Suicide System in hiPSC-Neural Stem/Progenitor Therapy
The differentiation and transplantation of pluripotent derived cells carries a risk of tumorigenesis due to the presence of contaminating undifferentiated cells. Researchers from the labs of Hideyuki Okano and Masaya Nakamura (Keio University School of Medicine, Tokyo, Japan) recently introduced the herpes simplex virus type 1 thymidine kinase (HSVtk) gene into a human induced pluripotent stem cell‐derived neural stem/progenitor cell (hiPSC‐NS/PC) line known to undergo tumorigenic transformation. Encouragingly, the HSVtk system ablated all immature proliferating cells and permitted transplanted hiPSC‐NS/PC derivatives to safely return motor function to mice with injured spinal cords. Discover more at STEM CELLS Translational Medicine now!
Cell Therapy for Cystic Fibrosis Lung Disease
Previous studies from the lab of Susan D. Reynolds (Ohio State University, Columbus, Ohio, USA) that around 60 million human basal cells may be required to repopulate the human airway epithelium as a means to treat cystic fibrosis (CF) lung disease.
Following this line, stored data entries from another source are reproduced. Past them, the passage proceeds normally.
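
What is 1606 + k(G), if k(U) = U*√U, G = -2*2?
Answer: 1606 - 8*I ≈ 1606.0 - 8.0*I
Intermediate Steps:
G = -4
k(U) = U^(3/2)
1606 + k(G) = 1606 + (-4)^(3/2) = 1606 - 8*I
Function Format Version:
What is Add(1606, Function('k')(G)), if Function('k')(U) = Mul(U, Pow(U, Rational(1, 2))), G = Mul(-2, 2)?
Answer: Add(1606, Mul(-8, I)) ≈ Add(1606.0, Mul(-8.0000, I))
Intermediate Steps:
G = -4
Function('k')(U) = Pow(U, Rational(3, 2))
Add(1606, Function('k')(G)) = Add(1606, Pow(-4, Rational(3, 2))) = Add(1606, Mul(-8, I))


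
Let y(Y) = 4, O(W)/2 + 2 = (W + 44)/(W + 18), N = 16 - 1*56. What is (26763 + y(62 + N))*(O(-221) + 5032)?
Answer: 942418074/7 ≈ 1.3463e+8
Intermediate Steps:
N = -40 (N = 16 - 56 = -40)
O(W) = -4 + 2*(44 + W)/(18 + W) (O(W) = -4 + 2*((W + 44)/(W + 18)) = -4 + 2*((44 + W)/(18 + W)) = -4 + 2*(44 + W)/(18 + W))
(26763 + y(62 + N))*(O(-221) + 5032) = (26763 + 4)*(2*(8 - 1*(-221))/(18 - 221) + 5032) = 26767*(2*(8 + 221)/(-203) + 5032) = 26767*(2*(-1/203)*229 + 5032) = 26767*(-458/203 + 5032) = 26767*(1021038/203) = 942418074/7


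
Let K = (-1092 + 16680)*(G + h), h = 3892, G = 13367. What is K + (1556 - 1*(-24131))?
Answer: 269058979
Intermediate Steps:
K = 269033292 (K = (-1092 + 16680)*(13367 + 3892) = 15588*17259 = 269033292)
K + (1556 - 1*(-24131)) = 269033292 + (1556 - 1*(-24131)) = 269033292 + (1556 + 24131) = 269033292 + 25687 = 269058979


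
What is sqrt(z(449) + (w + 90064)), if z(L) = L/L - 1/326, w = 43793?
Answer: sqrt(14225892482)/326 ≈ 365.87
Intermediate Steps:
z(L) = 325/326 (z(L) = 1 - 1*1/326 = 1 - 1/326 = 325/326)
sqrt(z(449) + (w + 90064)) = sqrt(325/326 + (43793 + 90064)) = sqrt(325/326 + 133857) = sqrt(43637707/326) = sqrt(14225892482)/326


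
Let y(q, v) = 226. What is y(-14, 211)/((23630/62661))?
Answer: 7080693/11815 ≈ 599.30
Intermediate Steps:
y(-14, 211)/((23630/62661)) = 226/((23630/62661)) = 226/((23630*(1/62661))) = 226/(23630/62661) = 226*(62661/23630) = 7080693/11815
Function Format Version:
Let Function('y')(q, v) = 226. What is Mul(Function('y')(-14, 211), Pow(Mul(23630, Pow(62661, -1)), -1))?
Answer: Rational(7080693, 11815) ≈ 599.30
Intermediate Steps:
Mul(Function('y')(-14, 211), Pow(Mul(23630, Pow(62661, -1)), -1)) = Mul(226, Pow(Mul(23630, Pow(62661, -1)), -1)) = Mul(226, Pow(Mul(23630, Rational(1, 62661)), -1)) = Mul(226, Pow(Rational(23630, 62661), -1)) = Mul(226, Rational(62661, 23630)) = Rational(7080693, 11815)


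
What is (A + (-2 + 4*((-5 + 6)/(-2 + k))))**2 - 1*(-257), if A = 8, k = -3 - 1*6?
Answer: 34941/121 ≈ 288.77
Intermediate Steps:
k = -9 (k = -3 - 6 = -9)
(A + (-2 + 4*((-5 + 6)/(-2 + k))))**2 - 1*(-257) = (8 + (-2 + 4*((-5 + 6)/(-2 - 9))))**2 - 1*(-257) = (8 + (-2 + 4*(1/(-11))))**2 + 257 = (8 + (-2 + 4*(1*(-1/11))))**2 + 257 = (8 + (-2 + 4*(-1/11)))**2 + 257 = (8 + (-2 - 4/11))**2 + 257 = (8 - 26/11)**2 + 257 = (62/11)**2 + 257 = 3844/121 + 257 = 34941/121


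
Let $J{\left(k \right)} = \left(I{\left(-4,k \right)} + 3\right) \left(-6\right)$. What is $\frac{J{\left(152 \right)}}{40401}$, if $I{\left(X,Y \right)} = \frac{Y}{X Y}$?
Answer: $- \frac{11}{26934} \approx -0.00040841$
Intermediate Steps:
$I{\left(X,Y \right)} = \frac{1}{X}$ ($I{\left(X,Y \right)} = Y \frac{1}{X Y} = \frac{1}{X}$)
$J{\left(k \right)} = - \frac{33}{2}$ ($J{\left(k \right)} = \left(\frac{1}{-4} + 3\right) \left(-6\right) = \left(- \frac{1}{4} + 3\right) \left(-6\right) = \frac{11}{4} \left(-6\right) = - \frac{33}{2}$)
$\frac{J{\left(152 \right)}}{40401} = - \frac{33}{2 \cdot 40401} = \left(- \frac{33}{2}\right) \frac{1}{40401} = - \frac{11}{26934}$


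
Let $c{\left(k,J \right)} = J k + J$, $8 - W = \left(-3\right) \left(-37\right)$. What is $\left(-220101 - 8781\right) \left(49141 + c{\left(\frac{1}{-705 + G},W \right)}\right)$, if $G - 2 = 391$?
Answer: $- \frac{583647535973}{52} \approx -1.1224 \cdot 10^{10}$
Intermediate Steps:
$G = 393$ ($G = 2 + 391 = 393$)
$W = -103$ ($W = 8 - \left(-3\right) \left(-37\right) = 8 - 111 = -103$)
$c{\left(k,J \right)} = J + J k$
$\left(-220101 - 8781\right) \left(49141 + c{\left(\frac{1}{-705 + G},W \right)}\right) = \left(-220101 - 8781\right) \left(49141 - 103 \left(1 + \frac{1}{-705 + 393}\right)\right) = - 228882 \left(49141 - 103 \left(1 + \frac{1}{-312}\right)\right) = - 228882 \left(49141 - 103 \left(1 - \frac{1}{312}\right)\right) = - 228882 \left(49141 - \frac{32033}{312}\right) = \left(-228882\right) \frac{15299959}{312} = - \frac{583647535973}{52}$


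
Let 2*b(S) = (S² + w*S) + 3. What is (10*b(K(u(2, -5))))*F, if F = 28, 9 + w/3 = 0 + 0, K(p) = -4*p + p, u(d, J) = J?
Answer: -24780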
The team now return with a new STEM CELLS Translational Medicine article in which they compare the proliferation potential of non‐CF and CF tissue‐derived bronchial basal cells. Overall, Hayes Jr. et al. demonstrate that non‐CF and CF basal cell proliferation is similar, CF basal cells can be amplified to a therapeutic cell dose, and amplified non‐CF and CF basal cell clones differentiate normally. However, cell amplification can deplete the regenerative basal cell pool. Overall, the authors hope that their findings will raise the possibility of cell therapy for CF.